IL BIANCHELLO DEL METAURO TRA GEOGRAFIA, STORIA, SIMBOLISMO
Il Bianchello del Metauro tra geografia, storia e simbolismo
di Sergio Pretelli
Il Bianchello del Metauro della Provincia di Pesaro e Urbino è la sintesi felice di una lunga storia dei bianchi o dei biancami ottenuti dalla spremitura dei grossi grappoli d’uva verde dorata, imparentata col Trebbiano della confinante Toscana.
Battaglia del Metauro
Ne hanno scritto i romani Plinio e Tacito, attribuendo al vino locale la disfatta del punico Asdrubale nella battaglia del Metauro (207 a.C). Con la caduta dell’Impero Romano si perdono le notizie di questo vitigno. Per ricomparire nei Monasteri con la diffusione del monachesimo del basso medioevo, diffuso lungo il Metauro, favorendo il lento ripopolarsi delle campagne. Un vino bianco acidulo, aspro, considerato come alimento e come tale si diffonde per tutto il medioevo, puntando sulla quantità. Il vino buono, raro, si beve in qualche Cenobio, dove si legge, si fa ricerca e si coltiva la vite, spinti dal salmo “il vino allieta il cuore dell’uomo”.
Nel Rinascimento
Il salto di qualità avviene nel Rinascimento. Nelle feste di Corte, con la qualità del cibo si apprezza e si esalta la buona fragranza del vino. Non potendola esigere dai contadini, agronomicamente impreparati, si allestisce la cantina nel Palazzo Signorile. Con l’addetto al vino.
Nel Palazzo ducale di Urbino c’erano botti enormi. Il cantiniere ci stava dentro in piedi a scrostare il tartaro, per la pulizia della botte.

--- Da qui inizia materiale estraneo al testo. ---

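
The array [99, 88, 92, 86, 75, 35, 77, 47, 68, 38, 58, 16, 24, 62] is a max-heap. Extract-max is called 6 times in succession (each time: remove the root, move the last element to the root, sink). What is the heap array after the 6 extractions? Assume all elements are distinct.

extract-max #1 returns 99:
  remove root 99; move last element 62 to root → [62, 88, 92, 86, 75, 35, 77, 47, 68, 38, 58, 16, 24]
  62 vs larger child 92 at index 2, swap → [92, 88, 62, 86, 75, 35, 77, 47, 68, 38, 58, 16, 24]
  62 vs larger child 77 at index 6, swap → [92, 88, 77, 86, 75, 35, 62, 47, 68, 38, 58, 16, 24]
extract-max #2 returns 92:
  remove root 92; move last element 24 to root → [24, 88, 77, 86, 75, 35, 62, 47, 68, 38, 58, 16]
  24 vs larger child 88 at index 1, swap → [88, 24, 77, 86, 75, 35, 62, 47, 68, 38, 58, 16]
  24 vs larger child 86 at index 3, swap → [88, 86, 77, 24, 75, 35, 62, 47, 68, 38, 58, 16]
  24 vs larger child 68 at index 8, swap → [88, 86, 77, 68, 75, 35, 62, 47, 24, 38, 58, 16]
extract-max #3 returns 88:
  remove root 88; move last element 16 to root → [16, 86, 77, 68, 75, 35, 62, 47, 24, 38, 58]
  16 vs larger child 86 at index 1, swap → [86, 16, 77, 68, 75, 35, 62, 47, 24, 38, 58]
  16 vs larger child 75 at index 4, swap → [86, 75, 77, 68, 16, 35, 62, 47, 24, 38, 58]
  16 vs larger child 58 at index 10, swap → [86, 75, 77, 68, 58, 35, 62, 47, 24, 38, 16]
extract-max #4 returns 86:
  remove root 86; move last element 16 to root → [16, 75, 77, 68, 58, 35, 62, 47, 24, 38]
  16 vs larger child 77 at index 2, swap → [77, 75, 16, 68, 58, 35, 62, 47, 24, 38]
  16 vs larger child 62 at index 6, swap → [77, 75, 62, 68, 58, 35, 16, 47, 24, 38]
extract-max #5 returns 77:
  remove root 77; move last element 38 to root → [38, 75, 62, 68, 58, 35, 16, 47, 24]
  38 vs larger child 75 at index 1, swap → [75, 38, 62, 68, 58, 35, 16, 47, 24]
  38 vs larger child 68 at index 3, swap → [75, 68, 62, 38, 58, 35, 16, 47, 24]
  38 vs larger child 47 at index 7, swap → [75, 68, 62, 47, 58, 35, 16, 38, 24]
extract-max #6 returns 75:
  remove root 75; move last element 24 to root → [24, 68, 62, 47, 58, 35, 16, 38]
  24 vs larger child 68 at index 1, swap → [68, 24, 62, 47, 58, 35, 16, 38]
  24 vs larger child 58 at index 4, swap → [68, 58, 62, 47, 24, 35, 16, 38]

[68, 58, 62, 47, 24, 35, 16, 38]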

Nelle campagne si diffonde il contratto di mezzadria. Il mezzadro ha diritto alla metà dell’uva. Vinifica male perché punta sulla quantità. I proprietari più facoltosi seguono la prassi della Corte ducale. Si fanno portare, dal mezzadro, l’uva a casa, nella loro cantina, curando personalmente la loro vendemmia.
Nelle cantine contadine
Quindi sia nelle cantine contadine che in quelle dei padroni, nascono tanti biancami (termine generico usato anche nella vicina Umbria – Sergio Anselmi-), diversi da zona a zona, anche da podere a podere. Nelle annate buone nelle campagne, ma soprattutto nelle città e nelle osterie, i produttori invitano a bere il loro vinello o Bianchello, apprezzato per il gusto asciutto, vivo, fragrante dal colore tra il giallo paglierino e il verdignolo, che spalina (frizzo soave) e si beve con una sensazione di leggerezza, anche per la sua gradazione alcolica che oscilla in genere tra gli 11 e i 12 gradi.
Da vino popolare a prodotto di qualità
Associato al prodotto di quelle uve appese ad appassire al soffitto delle cucine o dei magazzini, è il Vin Santo. Anche questo diverso da casa a casa, legato alla passione e alla cultura del produttore. Un nettare, un liquore secco con un sottofondo di aromi e profumi che si conserva a lungo, per tanti anni.
Utilizzato nelle ricorrenze particolari: per le puerpere, nelle malattie gravi, nelle grandi feste. Così il vino, oltre l’aspetto alimentare e quello liturgico, assume anche un aspetto terapeutico, taumaturgico.
La crisi dei cent’anni
Con lo spopolamento delle campagne, il vitigno del Bianchello sembrava destinato a scomparire. Invece benemeriti pionieri di Diciotto Comuni del Metauro della Provincia di Pesaro e Urbino, custodi delle tradizioni della loro terra, lo hanno recuperato, amato e rilanciato.
L’epoca nuova del Doc e del Vinitaly
Tanto che 50 anni fa ne hanno ottenuto la Denominazione di Origine Controllata (DOC), curato le caratteristiche organolettiche, fin nei particolari, come da sapienza e tradizione. Ottenendo un prodotto eccellente, internazionalmente conosciuto, come conferma l’export crescente e oltre il milione di bottiglie prodotte nel 2018. E dai due premi nazionali conseguiti al Vinitaly di Verona (Aprile 2019) che registra il sorpasso storico qualitativo del Bianchello del Metauro sul suo parente nobile: il Verdicchio della Marca anconitana (Carlino, 9 aprile 2019). Contribuendo al riequilibrio della produzione tra uve bianche e uve nere che Bruno Ciaffi, nel 1952, indicava essere nella provincia pesarese-urbinate, del 35 per cento di bianche e del 65 per cento di nere.